Ибо, хотя мне нравилось думать иначе, я вовсе не был этаким добродушным любителем удовольствий, прямой противоположностью холодному и жестокому полковнику Джоллу. Я был олицетворением лжи, которой Империя тешит себя, когда в небе ни тучки, а он — та правда, которую заявляет Империя, едва подуют грозные ветра. Я и он — две ипостаси имперского правления, не более того. Но в отличие от Джолла я бездействовал: затерянная в глуши граница, тихий городок, пыльная жара лета, тележки с абрикосами, долгие сиесты, обленившийся гарнизон, гуси и утки, что из года в год то прилетают, то улетают, то взмывают ввысь, то опускаются на ослепительную неподвижную гладь озера — вот и все, что представало моему взору, и я говорил себе: «Потерпи, скоро он уедет, скоро вернется покой: наши сиесты станут еще длиннее, сабли еще больше пожелтеют от ржавчины, дозорный начнет тайком убегать с башни, чтобы ночевать с женой; кирпичный постамент под нашей мортирой обветшает и развалится, среди его обломков будут сновать ящерицы, а из жерла пушек будут вылетать совы; линия, обозначающая на имперских картах нашу границу, выцветет, потеряет четкость — и в конце концов нас благополучно забудут». Обольщаясь этими надеждами, я в очередной раз свернул не туда и выбрал дорогу, которая казалась верной, а на деле завела меня в самое сердце лабиринта.
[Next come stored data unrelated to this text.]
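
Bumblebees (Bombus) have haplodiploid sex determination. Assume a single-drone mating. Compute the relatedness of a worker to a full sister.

0.75

Haplodiploid full sisters inherit their father's entire haploid genome identically (contributing 1/2) and on average half of their mother's contribution (1/2 · 1/2 = 1/4); r = 1/2 + 1/4 = 3/4.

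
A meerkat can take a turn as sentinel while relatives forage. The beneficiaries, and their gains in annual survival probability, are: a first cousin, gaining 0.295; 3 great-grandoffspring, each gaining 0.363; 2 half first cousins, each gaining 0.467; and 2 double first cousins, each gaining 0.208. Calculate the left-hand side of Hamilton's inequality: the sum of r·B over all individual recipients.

r to a first cousin = 0.125 (first cousins share one grandparent pair — two paths of length 4: r = 2·(1/2)^4 = 1/8).
r to a great-grandoffspring = 1/8 (three parent–offspring links: r = (1/2)^3 = 1/8).
r to a half first cousin = 1/16 (half first cousins share one grandparent — one path of length 4: r = (1/2)^4 = 1/16).
r to a double first cousin = 0.25 (double first cousins share both grandparent pairs — four paths of length 4: r = 4·(1/2)^4 = 1/4).
Summing one r·B term per recipient: 1·0.125·0.295 + 3·0.125·0.363 + 2·0.0625·0.467 + 2·0.25·0.208 = 0.335375.

0.335375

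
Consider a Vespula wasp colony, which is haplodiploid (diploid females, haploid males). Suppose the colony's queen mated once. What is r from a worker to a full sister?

Haplodiploid full sisters inherit their father's entire haploid genome identically (contributing 1/2) and on average half of their mother's contribution (1/2 · 1/2 = 1/4); r = 1/2 + 1/4 = 3/4.

0.75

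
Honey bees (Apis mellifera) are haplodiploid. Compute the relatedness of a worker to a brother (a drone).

0.25

Her haploid brother carries none of their father's genes and a random half of their mother's genome; that half matches the maternal half of her own genome with probability 1/2: r = 1/2 · 1/2 = 1/4.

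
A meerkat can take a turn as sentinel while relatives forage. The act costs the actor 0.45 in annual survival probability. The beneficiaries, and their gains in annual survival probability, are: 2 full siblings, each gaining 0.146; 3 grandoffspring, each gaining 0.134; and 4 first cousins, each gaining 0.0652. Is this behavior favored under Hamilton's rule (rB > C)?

Hamilton's rule: the trait is favored when the sum of r·B over every recipient exceeds the actor's cost C.
r to a full sibling = 0.5 (full sibs share both parents — two paths of length 2: r = 2·(1/2)^2 = 1/2).
r to a grandoffspring = 1/4 (two parent–offspring links: r = (1/2)^2 = 1/4).
r to a first cousin = 0.125 (first cousins share one grandparent pair — two paths of length 4: r = 2·(1/2)^4 = 1/8).
Summing one r·B term per recipient: 2·0.5·0.146 + 3·0.25·0.134 + 4·0.125·0.0652 = 0.2791.
0.2791 < 0.45: the indirect benefit is less than the cost.

No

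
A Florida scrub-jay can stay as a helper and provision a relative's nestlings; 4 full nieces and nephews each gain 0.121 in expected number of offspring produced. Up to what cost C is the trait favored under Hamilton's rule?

0.121

r to a full niece or nephew = 1/4 (full aunt/uncle↔niece/nephew: two paths of length 3 through the shared grandparent pair: r = 2·(1/2)^3 = 1/4).
Hamilton's rule: n·r·B > C, so the trait is favored while C < n·r·B = 4·0.25·0.121 = 0.121.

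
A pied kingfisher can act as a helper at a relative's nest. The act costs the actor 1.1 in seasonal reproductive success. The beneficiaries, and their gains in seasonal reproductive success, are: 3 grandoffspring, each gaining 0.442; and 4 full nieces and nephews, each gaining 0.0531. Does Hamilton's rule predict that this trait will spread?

Hamilton's rule: the trait is favored when the sum of r·B over every recipient exceeds the actor's cost C.
r to a grandoffspring = 1/4 (two parent–offspring links: r = (1/2)^2 = 1/4).
r to a full niece or nephew = 0.25 (full aunt/uncle↔niece/nephew: two paths of length 3 through the shared grandparent pair: r = 2·(1/2)^3 = 1/4).
Summing one r·B term per recipient: 3·0.25·0.442 + 4·0.25·0.0531 = 0.3846.
0.3846 < 1.1: the indirect benefit is less than the cost.

No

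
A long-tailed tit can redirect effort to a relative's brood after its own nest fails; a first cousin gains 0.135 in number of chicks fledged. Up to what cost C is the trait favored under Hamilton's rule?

0.016875

r to a first cousin = 0.125 (first cousins share one grandparent pair — two paths of length 4: r = 2·(1/2)^4 = 1/8).
Hamilton's rule: n·r·B > C, so the trait is favored while C < n·r·B = 1·0.125·0.135 = 0.016875.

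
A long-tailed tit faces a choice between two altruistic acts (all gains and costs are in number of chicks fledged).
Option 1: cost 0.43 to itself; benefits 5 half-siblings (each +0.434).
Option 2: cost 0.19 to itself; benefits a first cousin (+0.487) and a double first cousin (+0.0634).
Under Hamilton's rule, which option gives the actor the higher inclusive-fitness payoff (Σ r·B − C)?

Option 1: r to a half-sibling = 0.25.
Option 1: Σ r·B − C = (5·0.25·0.434) − 0.43 = 0.1125.
Option 2: r to a first cousin = 0.125.
Option 2: r to a double first cousin = 0.25.
Option 2: Σ r·B − C = (1·0.125·0.487 + 1·0.25·0.0634) − 0.19 = -0.113275.
Option 1 has the higher net inclusive-fitness payoff.

Option 1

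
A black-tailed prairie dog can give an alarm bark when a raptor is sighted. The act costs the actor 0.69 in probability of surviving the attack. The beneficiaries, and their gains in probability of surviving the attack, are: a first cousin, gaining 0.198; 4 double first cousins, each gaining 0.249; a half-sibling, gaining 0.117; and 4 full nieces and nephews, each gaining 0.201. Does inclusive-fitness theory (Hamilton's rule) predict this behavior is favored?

No

Hamilton's rule: the trait is favored when the sum of r·B over every recipient exceeds the actor's cost C.
r to a first cousin = 1/8 (first cousins share one grandparent pair — two paths of length 4: r = 2·(1/2)^4 = 1/8).
r to a double first cousin = 0.25 (double first cousins share both grandparent pairs — four paths of length 4: r = 4·(1/2)^4 = 1/4).
r to a half-sibling = 0.25 (half-sibs share one parent — one path of length 2: r = (1/2)^2 = 1/4).
r to a full niece or nephew = 0.25 (full aunt/uncle↔niece/nephew: two paths of length 3 through the shared grandparent pair: r = 2·(1/2)^3 = 1/4).
Summing one r·B term per recipient: 1·0.125·0.198 + 4·0.25·0.249 + 1·0.25·0.117 + 4·0.25·0.201 = 0.504.
0.504 < 0.69: the indirect benefit is less than the cost.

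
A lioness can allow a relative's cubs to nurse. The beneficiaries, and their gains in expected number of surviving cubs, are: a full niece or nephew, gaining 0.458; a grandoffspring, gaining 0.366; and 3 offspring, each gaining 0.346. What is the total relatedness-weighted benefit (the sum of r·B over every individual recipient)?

0.725

r to a full niece or nephew = 1/4 (full aunt/uncle↔niece/nephew: two paths of length 3 through the shared grandparent pair: r = 2·(1/2)^3 = 1/4).
r to a grandoffspring = 0.25 (two parent–offspring links: r = (1/2)^2 = 1/4).
r to an offspring = 0.5 (one parent–offspring link: r = (1/2)^1 = 1/2).
Summing one r·B term per recipient: 1·0.25·0.458 + 1·0.25·0.366 + 3·0.5·0.346 = 0.725.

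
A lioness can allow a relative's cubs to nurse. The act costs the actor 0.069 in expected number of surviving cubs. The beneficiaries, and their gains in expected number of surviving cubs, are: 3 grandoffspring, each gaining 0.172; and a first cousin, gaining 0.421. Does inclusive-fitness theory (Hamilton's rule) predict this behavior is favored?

Yes

Hamilton's rule: the trait is favored when the sum of r·B over every recipient exceeds the actor's cost C.
r to a grandoffspring = 1/4 (two parent–offspring links: r = (1/2)^2 = 1/4).
r to a first cousin = 1/8 (first cousins share one grandparent pair — two paths of length 4: r = 2·(1/2)^4 = 1/8).
Summing one r·B term per recipient: 3·0.25·0.172 + 1·0.125·0.421 = 0.181625.
0.181625 > 0.069: the indirect benefit exceeds the cost.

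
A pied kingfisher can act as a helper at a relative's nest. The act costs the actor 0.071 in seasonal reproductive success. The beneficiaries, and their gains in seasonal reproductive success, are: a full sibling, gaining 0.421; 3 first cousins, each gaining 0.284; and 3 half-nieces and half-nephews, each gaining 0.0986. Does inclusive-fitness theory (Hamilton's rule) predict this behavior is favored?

Yes

Hamilton's rule: the trait is favored when the sum of r·B over every recipient exceeds the actor's cost C.
r to a full sibling = 0.5 (full sibs share both parents — two paths of length 2: r = 2·(1/2)^2 = 1/2).
r to a first cousin = 0.125 (first cousins share one grandparent pair — two paths of length 4: r = 2·(1/2)^4 = 1/8).
r to a half-niece or half-nephew = 1/8 (half-aunt/uncle↔niece/nephew: one path of length 3: r = (1/2)^3 = 1/8).
Summing one r·B term per recipient: 1·0.5·0.421 + 3·0.125·0.284 + 3·0.125·0.0986 = 0.353975.
0.353975 > 0.071: the indirect benefit exceeds the cost.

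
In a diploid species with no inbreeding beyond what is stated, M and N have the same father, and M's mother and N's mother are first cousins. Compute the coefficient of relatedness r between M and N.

0.28125

Independent pedigree routes through distinct common ancestors add.
M and N are related in two ways: half-sibs through their shared father (r = 1/4) and second cousins through their mothers (r = 1/32).
r = 1/4 + 1/32 = 9/32 = 0.28125.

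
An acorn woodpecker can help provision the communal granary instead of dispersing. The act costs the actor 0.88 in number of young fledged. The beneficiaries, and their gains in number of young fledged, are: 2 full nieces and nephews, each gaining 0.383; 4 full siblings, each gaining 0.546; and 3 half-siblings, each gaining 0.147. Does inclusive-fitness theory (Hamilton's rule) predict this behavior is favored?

Yes

Hamilton's rule: the trait is favored when the sum of r·B over every recipient exceeds the actor's cost C.
r to a full niece or nephew = 1/4 (full aunt/uncle↔niece/nephew: two paths of length 3 through the shared grandparent pair: r = 2·(1/2)^3 = 1/4).
r to a full sibling = 0.5 (full sibs share both parents — two paths of length 2: r = 2·(1/2)^2 = 1/2).
r to a half-sibling = 1/4 (half-sibs share one parent — one path of length 2: r = (1/2)^2 = 1/4).
Summing one r·B term per recipient: 2·0.25·0.383 + 4·0.5·0.546 + 3·0.25·0.147 = 1.39375.
1.39375 > 0.88: the indirect benefit exceeds the cost.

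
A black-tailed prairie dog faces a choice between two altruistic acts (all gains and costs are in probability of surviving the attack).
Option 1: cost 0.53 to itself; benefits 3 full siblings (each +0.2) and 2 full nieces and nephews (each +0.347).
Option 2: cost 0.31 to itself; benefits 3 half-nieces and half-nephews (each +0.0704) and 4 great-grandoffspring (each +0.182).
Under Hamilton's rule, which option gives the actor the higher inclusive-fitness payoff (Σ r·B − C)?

Option 1

Option 1: r to a full sibling = 0.5.
Option 1: r to a full niece or nephew = 0.25.
Option 1: Σ r·B − C = (3·0.5·0.2 + 2·0.25·0.347) − 0.53 = -0.0565.
Option 2: r to a half-niece or half-nephew = 0.125.
Option 2: r to a great-grandoffspring = 0.125.
Option 2: Σ r·B − C = (3·0.125·0.0704 + 4·0.125·0.182) − 0.31 = -0.1926.
Option 1 has the higher net inclusive-fitness payoff.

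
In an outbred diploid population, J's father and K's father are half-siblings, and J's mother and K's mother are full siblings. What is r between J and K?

Independent pedigree routes through distinct common ancestors add.
J and K are related in two ways: half first cousins through their fathers (r = 1/16) and first cousins through their mothers (r = 1/8).
r = 1/16 + 1/8 = 0.1875.

0.1875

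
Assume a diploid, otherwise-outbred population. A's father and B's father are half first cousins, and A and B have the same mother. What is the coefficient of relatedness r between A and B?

With two independent routes of shared ancestry, r is the sum of the two contributions.
A and B are related in two ways: half second cousins through their fathers (r = 1/64) and half-sibs through their shared mother (r = 1/4).
r = 1/64 + 1/4 = 0.265625.

0.265625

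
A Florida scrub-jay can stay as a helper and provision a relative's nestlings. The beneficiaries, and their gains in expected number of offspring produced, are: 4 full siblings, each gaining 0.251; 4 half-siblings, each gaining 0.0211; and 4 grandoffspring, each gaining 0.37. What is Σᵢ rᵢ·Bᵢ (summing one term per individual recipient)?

0.8931

r to a full sibling = 1/2 (full sibs share both parents — two paths of length 2: r = 2·(1/2)^2 = 1/2).
r to a half-sibling = 0.25 (half-sibs share one parent — one path of length 2: r = (1/2)^2 = 1/4).
r to a grandoffspring = 0.25 (two parent–offspring links: r = (1/2)^2 = 1/4).
Summing one r·B term per recipient: 4·0.5·0.251 + 4·0.25·0.0211 + 4·0.25·0.37 = 0.8931.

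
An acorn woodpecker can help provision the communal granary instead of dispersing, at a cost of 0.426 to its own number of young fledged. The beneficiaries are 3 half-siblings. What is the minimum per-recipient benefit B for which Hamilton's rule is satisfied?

0.568

r to a half-sibling = 0.25 (half-sibs share one parent — one path of length 2: r = (1/2)^2 = 1/4).
Hamilton's rule with n recipients of equal r: n·r·B > C, so B > C/(n·r) = 0.426/(3·0.25) = 0.568.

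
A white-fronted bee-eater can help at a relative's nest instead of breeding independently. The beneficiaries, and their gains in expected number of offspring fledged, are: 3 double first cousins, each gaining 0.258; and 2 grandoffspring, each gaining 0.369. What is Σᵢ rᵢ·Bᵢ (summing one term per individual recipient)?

r to a double first cousin = 0.25 (double first cousins share both grandparent pairs — four paths of length 4: r = 4·(1/2)^4 = 1/4).
r to a grandoffspring = 0.25 (two parent–offspring links: r = (1/2)^2 = 1/4).
Summing one r·B term per recipient: 3·0.25·0.258 + 2·0.25·0.369 = 0.378.

0.378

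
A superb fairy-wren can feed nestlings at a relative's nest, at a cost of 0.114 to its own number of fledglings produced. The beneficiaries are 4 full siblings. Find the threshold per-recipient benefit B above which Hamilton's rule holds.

0.057

r to a full sibling = 0.5 (full sibs share both parents — two paths of length 2: r = 2·(1/2)^2 = 1/2).
Hamilton's rule with n recipients of equal r: n·r·B > C, so B > C/(n·r) = 0.114/(4·0.5) = 0.057.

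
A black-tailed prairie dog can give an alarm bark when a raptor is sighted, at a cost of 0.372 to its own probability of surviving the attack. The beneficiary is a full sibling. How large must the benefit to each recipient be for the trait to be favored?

0.744

r to a full sibling = 1/2 (full sibs share both parents — two paths of length 2: r = 2·(1/2)^2 = 1/2).
Hamilton's rule with n recipients of equal r: n·r·B > C, so B > C/(n·r) = 0.372/(1·0.5) = 0.744.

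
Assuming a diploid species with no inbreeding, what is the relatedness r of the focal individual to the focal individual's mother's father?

Each parent–offspring link contributes a factor of 1/2, and independent paths through distinct common ancestors add.
Two parent–offspring links: r = (1/2)^2 = 1/4.

0.25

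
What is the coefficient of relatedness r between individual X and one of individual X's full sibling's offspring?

0.25

Each parent–offspring link contributes a factor of 1/2, and independent paths through distinct common ancestors add.
Full aunt/uncle↔niece/nephew: two paths of length 3 through the shared grandparent pair: r = 2·(1/2)^3 = 1/4.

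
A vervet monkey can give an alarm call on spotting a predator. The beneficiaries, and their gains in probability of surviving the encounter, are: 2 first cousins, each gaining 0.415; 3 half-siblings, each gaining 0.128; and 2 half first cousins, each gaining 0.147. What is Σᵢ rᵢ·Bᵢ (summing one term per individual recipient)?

r to a first cousin = 0.125 (first cousins share one grandparent pair — two paths of length 4: r = 2·(1/2)^4 = 1/8).
r to a half-sibling = 0.25 (half-sibs share one parent — one path of length 2: r = (1/2)^2 = 1/4).
r to a half first cousin = 0.0625 (half first cousins share one grandparent — one path of length 4: r = (1/2)^4 = 1/16).
Summing one r·B term per recipient: 2·0.125·0.415 + 3·0.25·0.128 + 2·0.0625·0.147 = 0.218125.

0.218125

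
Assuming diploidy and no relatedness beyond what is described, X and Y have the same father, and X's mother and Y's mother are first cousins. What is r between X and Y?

Wright's path rule: contributions from independent ancestry routes add.
X and Y are related in two ways: half-sibs through their shared father (r = 1/4) and second cousins through their mothers (r = 1/32).
r = 1/4 + 1/32 = 0.28125.

0.28125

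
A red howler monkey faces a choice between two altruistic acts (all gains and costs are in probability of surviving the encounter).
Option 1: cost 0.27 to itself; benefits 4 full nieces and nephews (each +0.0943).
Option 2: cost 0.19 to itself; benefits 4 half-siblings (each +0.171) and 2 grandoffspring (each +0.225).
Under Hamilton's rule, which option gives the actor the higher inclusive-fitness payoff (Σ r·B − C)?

Option 2

Option 1: r to a full niece or nephew = 0.25.
Option 1: Σ r·B − C = (4·0.25·0.0943) − 0.27 = -0.1757.
Option 2: r to a half-sibling = 0.25.
Option 2: r to a grandoffspring = 0.25.
Option 2: Σ r·B − C = (4·0.25·0.171 + 2·0.25·0.225) − 0.19 = 0.0935.
Option 2 has the higher net inclusive-fitness payoff.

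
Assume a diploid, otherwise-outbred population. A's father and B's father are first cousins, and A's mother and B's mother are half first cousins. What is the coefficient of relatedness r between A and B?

Independent pedigree routes through distinct common ancestors add.
A and B are related in two ways: second cousins through their fathers (r = 1/32) and half second cousins through their mothers (r = 1/64).
r = 1/32 + 1/64 = 3/64 = 0.046875.

0.046875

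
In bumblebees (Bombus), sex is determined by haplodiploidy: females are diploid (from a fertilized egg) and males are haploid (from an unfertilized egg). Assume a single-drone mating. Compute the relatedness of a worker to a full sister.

Haplodiploid full sisters inherit their father's entire haploid genome identically (contributing 1/2) and on average half of their mother's contribution (1/2 · 1/2 = 1/4); r = 1/2 + 1/4 = 3/4.

0.75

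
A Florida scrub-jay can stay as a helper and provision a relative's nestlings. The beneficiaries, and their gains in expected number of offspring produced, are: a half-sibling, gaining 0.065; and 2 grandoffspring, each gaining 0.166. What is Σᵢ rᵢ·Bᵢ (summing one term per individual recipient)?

r to a half-sibling = 1/4 (half-sibs share one parent — one path of length 2: r = (1/2)^2 = 1/4).
r to a grandoffspring = 1/4 (two parent–offspring links: r = (1/2)^2 = 1/4).
Summing one r·B term per recipient: 1·0.25·0.065 + 2·0.25·0.166 = 0.09925.

0.09925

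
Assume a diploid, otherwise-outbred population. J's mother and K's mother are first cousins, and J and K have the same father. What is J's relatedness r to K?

With two independent routes of shared ancestry, r is the sum of the two contributions.
J and K are related in two ways: second cousins through their mothers (r = 1/32) and half-sibs through their shared father (r = 1/4).
r = 1/32 + 1/4 = 9/32 = 0.28125.

0.28125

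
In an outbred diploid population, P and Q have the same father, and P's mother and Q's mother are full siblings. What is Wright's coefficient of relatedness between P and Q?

Wright's path rule: contributions from independent ancestry routes add.
P and Q are related in two ways: half-sibs through their shared father (r = 1/4) and first cousins through their mothers (r = 1/8).
r = 1/4 + 1/8 = 0.375.

0.375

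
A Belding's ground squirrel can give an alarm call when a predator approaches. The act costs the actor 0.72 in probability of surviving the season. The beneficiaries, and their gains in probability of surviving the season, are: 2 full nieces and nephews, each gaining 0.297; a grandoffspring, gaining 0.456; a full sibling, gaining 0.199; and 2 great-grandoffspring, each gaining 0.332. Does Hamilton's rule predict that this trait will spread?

No

Hamilton's rule: the trait is favored when the sum of r·B over every recipient exceeds the actor's cost C.
r to a full niece or nephew = 0.25 (full aunt/uncle↔niece/nephew: two paths of length 3 through the shared grandparent pair: r = 2·(1/2)^3 = 1/4).
r to a grandoffspring = 1/4 (two parent–offspring links: r = (1/2)^2 = 1/4).
r to a full sibling = 0.5 (full sibs share both parents — two paths of length 2: r = 2·(1/2)^2 = 1/2).
r to a great-grandoffspring = 0.125 (three parent–offspring links: r = (1/2)^3 = 1/8).
Summing one r·B term per recipient: 2·0.25·0.297 + 1·0.25·0.456 + 1·0.5·0.199 + 2·0.125·0.332 = 0.445.
0.445 < 0.72: the indirect benefit is less than the cost.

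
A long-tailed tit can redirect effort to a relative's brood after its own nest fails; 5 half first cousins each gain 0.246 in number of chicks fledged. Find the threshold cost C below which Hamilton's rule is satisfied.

r to a half first cousin = 1/16 (half first cousins share one grandparent — one path of length 4: r = (1/2)^4 = 1/16).
Hamilton's rule: n·r·B > C, so the trait is favored while C < n·r·B = 5·0.0625·0.246 = 0.076875.

0.076875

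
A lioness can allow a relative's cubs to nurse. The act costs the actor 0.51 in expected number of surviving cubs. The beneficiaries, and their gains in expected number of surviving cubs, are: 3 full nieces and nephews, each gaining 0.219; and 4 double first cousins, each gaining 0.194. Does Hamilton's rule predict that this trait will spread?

Hamilton's rule: the trait is favored when the sum of r·B over every recipient exceeds the actor's cost C.
r to a full niece or nephew = 1/4 (full aunt/uncle↔niece/nephew: two paths of length 3 through the shared grandparent pair: r = 2·(1/2)^3 = 1/4).
r to a double first cousin = 1/4 (double first cousins share both grandparent pairs — four paths of length 4: r = 4·(1/2)^4 = 1/4).
Summing one r·B term per recipient: 3·0.25·0.219 + 4·0.25·0.194 = 0.35825.
0.35825 < 0.51: the indirect benefit is less than the cost.

No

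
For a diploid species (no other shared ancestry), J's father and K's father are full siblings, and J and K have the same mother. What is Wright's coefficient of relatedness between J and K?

With two independent routes of shared ancestry, r is the sum of the two contributions.
J and K are related in two ways: first cousins through their fathers (r = 1/8) and half-sibs through their shared mother (r = 1/4).
r = 1/8 + 1/4 = 3/8 = 0.375.

0.375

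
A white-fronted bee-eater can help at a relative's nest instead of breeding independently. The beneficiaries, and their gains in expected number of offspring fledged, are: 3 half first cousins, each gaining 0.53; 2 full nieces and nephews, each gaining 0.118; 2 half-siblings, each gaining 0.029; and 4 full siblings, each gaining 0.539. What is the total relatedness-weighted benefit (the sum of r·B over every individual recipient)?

r to a half first cousin = 1/16 (half first cousins share one grandparent — one path of length 4: r = (1/2)^4 = 1/16).
r to a full niece or nephew = 0.25 (full aunt/uncle↔niece/nephew: two paths of length 3 through the shared grandparent pair: r = 2·(1/2)^3 = 1/4).
r to a half-sibling = 0.25 (half-sibs share one parent — one path of length 2: r = (1/2)^2 = 1/4).
r to a full sibling = 0.5 (full sibs share both parents — two paths of length 2: r = 2·(1/2)^2 = 1/2).
Summing one r·B term per recipient: 3·0.0625·0.53 + 2·0.25·0.118 + 2·0.25·0.029 + 4·0.5·0.539 = 1.250875.

1.250875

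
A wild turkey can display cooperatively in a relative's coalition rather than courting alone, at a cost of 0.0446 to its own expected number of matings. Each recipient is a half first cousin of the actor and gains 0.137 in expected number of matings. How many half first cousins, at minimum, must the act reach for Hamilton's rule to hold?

r to a half first cousin = 1/16 (half first cousins share one grandparent — one path of length 4: r = (1/2)^4 = 1/16).
Hamilton's rule: n·r·B > C  ⇒  n > C/(r·B) = 0.0446/(0.0625·0.137) = 5.209.
The smallest integer exceeding 5.209 is 6.

6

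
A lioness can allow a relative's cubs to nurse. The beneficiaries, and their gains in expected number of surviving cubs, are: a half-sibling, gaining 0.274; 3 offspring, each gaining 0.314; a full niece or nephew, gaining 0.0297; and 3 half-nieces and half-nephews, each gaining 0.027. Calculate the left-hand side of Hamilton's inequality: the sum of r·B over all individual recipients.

0.55705

r to a half-sibling = 0.25 (half-sibs share one parent — one path of length 2: r = (1/2)^2 = 1/4).
r to an offspring = 1/2 (one parent–offspring link: r = (1/2)^1 = 1/2).
r to a full niece or nephew = 1/4 (full aunt/uncle↔niece/nephew: two paths of length 3 through the shared grandparent pair: r = 2·(1/2)^3 = 1/4).
r to a half-niece or half-nephew = 0.125 (half-aunt/uncle↔niece/nephew: one path of length 3: r = (1/2)^3 = 1/8).
Summing one r·B term per recipient: 1·0.25·0.274 + 3·0.5·0.314 + 1·0.25·0.0297 + 3·0.125·0.027 = 0.55705.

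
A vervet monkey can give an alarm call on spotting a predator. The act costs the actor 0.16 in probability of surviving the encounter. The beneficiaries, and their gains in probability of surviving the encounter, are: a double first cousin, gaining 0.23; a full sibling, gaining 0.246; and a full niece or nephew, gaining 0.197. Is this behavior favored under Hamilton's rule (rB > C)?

Hamilton's rule: the trait is favored when the sum of r·B over every recipient exceeds the actor's cost C.
r to a double first cousin = 0.25 (double first cousins share both grandparent pairs — four paths of length 4: r = 4·(1/2)^4 = 1/4).
r to a full sibling = 1/2 (full sibs share both parents — two paths of length 2: r = 2·(1/2)^2 = 1/2).
r to a full niece or nephew = 1/4 (full aunt/uncle↔niece/nephew: two paths of length 3 through the shared grandparent pair: r = 2·(1/2)^3 = 1/4).
Summing one r·B term per recipient: 1·0.25·0.23 + 1·0.5·0.246 + 1·0.25·0.197 = 0.22975.
0.22975 > 0.16: the indirect benefit exceeds the cost.

Yes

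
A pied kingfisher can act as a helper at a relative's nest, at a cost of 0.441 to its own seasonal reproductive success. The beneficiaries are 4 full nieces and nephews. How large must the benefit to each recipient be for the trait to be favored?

0.441

r to a full niece or nephew = 1/4 (full aunt/uncle↔niece/nephew: two paths of length 3 through the shared grandparent pair: r = 2·(1/2)^3 = 1/4).
Hamilton's rule with n recipients of equal r: n·r·B > C, so B > C/(n·r) = 0.441/(4·0.25) = 0.441.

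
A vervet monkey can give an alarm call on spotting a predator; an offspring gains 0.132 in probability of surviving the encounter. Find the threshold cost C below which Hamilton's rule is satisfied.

0.066

r to an offspring = 0.5 (one parent–offspring link: r = (1/2)^1 = 1/2).
Hamilton's rule: n·r·B > C, so the trait is favored while C < n·r·B = 1·0.5·0.132 = 0.066.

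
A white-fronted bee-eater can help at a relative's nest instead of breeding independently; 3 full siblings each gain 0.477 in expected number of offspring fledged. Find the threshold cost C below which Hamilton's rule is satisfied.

0.7155

r to a full sibling = 1/2 (full sibs share both parents — two paths of length 2: r = 2·(1/2)^2 = 1/2).
Hamilton's rule: n·r·B > C, so the trait is favored while C < n·r·B = 3·0.5·0.477 = 0.7155.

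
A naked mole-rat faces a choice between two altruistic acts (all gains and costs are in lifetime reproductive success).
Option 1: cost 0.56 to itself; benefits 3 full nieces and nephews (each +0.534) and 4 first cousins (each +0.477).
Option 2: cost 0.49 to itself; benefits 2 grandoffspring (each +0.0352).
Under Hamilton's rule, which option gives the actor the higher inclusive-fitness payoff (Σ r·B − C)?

Option 1

Option 1: r to a full niece or nephew = 0.25.
Option 1: r to a first cousin = 0.125.
Option 1: Σ r·B − C = (3·0.25·0.534 + 4·0.125·0.477) − 0.56 = 0.079.
Option 2: r to a grandoffspring = 0.25.
Option 2: Σ r·B − C = (2·0.25·0.0352) − 0.49 = -0.4724.
Option 1 has the higher net inclusive-fitness payoff.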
И опять я во сне двигаюсь к ней по заснеженной площади. Вначале просто иду. Но затем ветер, набрав силу, вздувает мой плащ, как парус, я растопыриваю руки и мчусь вперед в облаке вихрящегося снега. Ноги не касаются земли, лечу все быстрее и с высоты резко устремляюсь вниз, на одинокую фигурку в центре площади. «Если она сейчас не обернется, то не успеет отскочить!» — думаю я. Открываю рот, чтобы криком предупредить ее об опасности. Тихий скулящий вой, едва достигнув моих ушей, обрывается — ветер уносит его в небо, как клочок бумаги. Я вот-вот упаду на нее: готовясь к неизбежному столкновению, сжимаюсь, но она вдруг оборачивается. В оставшийся короткий миг вижу ее лицо, по-детски чистое, дышащее здоровьем, сияющее улыбкой; во взгляде ни тени тревоги. Мы сталкиваемся: ударяюсь животом о ее голову и, подхваченный ветром, тут же отлетаю прочь. Этот удар словно невесомое прикосновение бабочки. Облегченно вздыхаю, меня переполняет радость. «Выходит, зря я так за нее беспокоился!» — думаю я. Оглядываюсь, хочу снова ее увидеть, но все поглотила снежная белизна.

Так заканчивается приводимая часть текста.